We eat a small amount afterwards at the Pizza Express.
Friday, June 17th
An urgent message to call JC reveals that MGM have changed the release date for
Wanda
yet again. It’s now to open in selected theatres in New York, LA and Toronto to gather word of mouth in time for the big release two weeks later. My dates are all now in upheaval.
To lunch with Tristram. ‘I need rather a lot of wine,’ he confesses. We laugh a lot.
Maybe our laughter is just pre-filming hysteria. I know that there will be more problems with this than with
East of Ipswich
, and the finished product will not be as special or as much loved. Awful to feel that way.

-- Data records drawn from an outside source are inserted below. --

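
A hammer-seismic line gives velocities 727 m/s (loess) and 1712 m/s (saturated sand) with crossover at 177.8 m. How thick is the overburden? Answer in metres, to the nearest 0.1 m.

h = (x_cross/2)·√((V₂−V₁)/(V₂+V₁)).
(V₂−V₁)/(V₂+V₁) = (1712−727)/(1712+727) = 0.4039; √ = 0.6355.
h = (177.8/2)·0.6355 = 56.50 m.

56.5 m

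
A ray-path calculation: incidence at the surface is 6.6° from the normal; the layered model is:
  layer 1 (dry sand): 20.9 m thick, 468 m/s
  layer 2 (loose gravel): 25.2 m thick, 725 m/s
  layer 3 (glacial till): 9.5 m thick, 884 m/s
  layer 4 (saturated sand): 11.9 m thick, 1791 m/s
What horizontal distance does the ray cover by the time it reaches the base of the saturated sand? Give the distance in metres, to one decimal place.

14.9 m

Ray parameter p = sin 6.6° / 468 m/s = 2.4559e-04 s/m.
Layer 1: θ = 6.60°; offset = 20.9·tan 6.60° = 2.418 m.
Layer 2: sin θ = p·725 = 0.1781 → θ = 10.26°; offset = 25.2·tan 10.26° = 4.560 m.
Layer 3: sin θ = p·884 = 0.2171 → θ = 12.54°; offset = 9.5·tan 12.54° = 2.113 m.
Layer 4: sin θ = p·1791 = 0.4399 → θ = 26.09°; offset = 11.9·tan 26.09° = 5.828 m.
Summing the layer offsets gives 14.919 m.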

But for now on, with slightly hysterical cheerfulness, we talk about the British attitude to sex and ‘all that sort of thing’, as his mother puts it. According to Tristram his father has become much more outspoken on the subject than he used to be. Apparently he’s now quite likely to refer to someone as a ‘silly cunt’.
Home about six, then out to a Hap Kido demonstration with Tom’s class, in a Catholic premises behind the Royal Free. Odd to see them breaking breeze-blocks with their hands beneath a huge mural of Christ displaying juicy stigmata.
Thursday, June 23rd
To the Disabled Ex-Servicemen’s home in Ealing, where ‘No. 27’ is filming. There have been problems since Monday. Five hairs in the gate – an unforeseeable chance at any time, but all this afternoon and all involving Joyce, whose first day it is. They have fallen behind despite working until nearly ten o’clock last night.
But the sunlight, filtered through the trees, is very pleasant and the location comfortable, if one can get used to the presence of limbless servicemen in wheelchairs dotted about.
I am able to make a few suggestions and entertain Joyce – who does seem to have taken quite a shine to me. Apparently her skirt fell down as
she stood in a rose garden earlier. ‘Normally I would have laughed, but this time I was a little cross,’ she confesses.
Tuesday, June 28th
Drive to Epsom College which has become Melford School for the day. A slow journey – one and a half hours for about 20 miles. Cool and drizzling when I arrive on the site which is spacious and well endowed with cricket nets, fives and tennis courts and various pitches.
Afternoon spent in the still rather horrible conditions, shooting the scene we nearly cut – the aborted royal arrival at the end. Three hundred boys in suits and the school band. It looks impressive and is completed by 4.15. Early wrap, so everyone euphoric.
I had to be available to sign autographs (apparently they got a cheaper filming rate because of this!). About 120 boys availed themselves of the offer. I wrote a different message every time, knowing they’d compare them. Humour very strained by the end.
Back home, crossing the river at the fourth attempt – all usual routes blocked – I have a message to ring Shamberg. I know it bodes ill, and it does. Shamberg, not even deigning to break his monotone in sympathy, tells me that there are ‘awareness problems’ with the picture and that the release date has been changed again.
Wednesday, June 29th: Southwold
Whilst running an idea occurs to me for the ‘Articles for Sale’ drama series to which I have been asked to contribute by Jack Rosenthal. It’s to do with Hemingway – the object being a seat which one fits to the deck of a boat for deep-sea fishing – as in the famous photo of Hemingway. From this I work out a story involving a post office clerk and Hemingway fantasies.
Back at Sunset House scribble my ideas down while waiting to cool down. The lines, characters and odd ideas spill out quite fluently.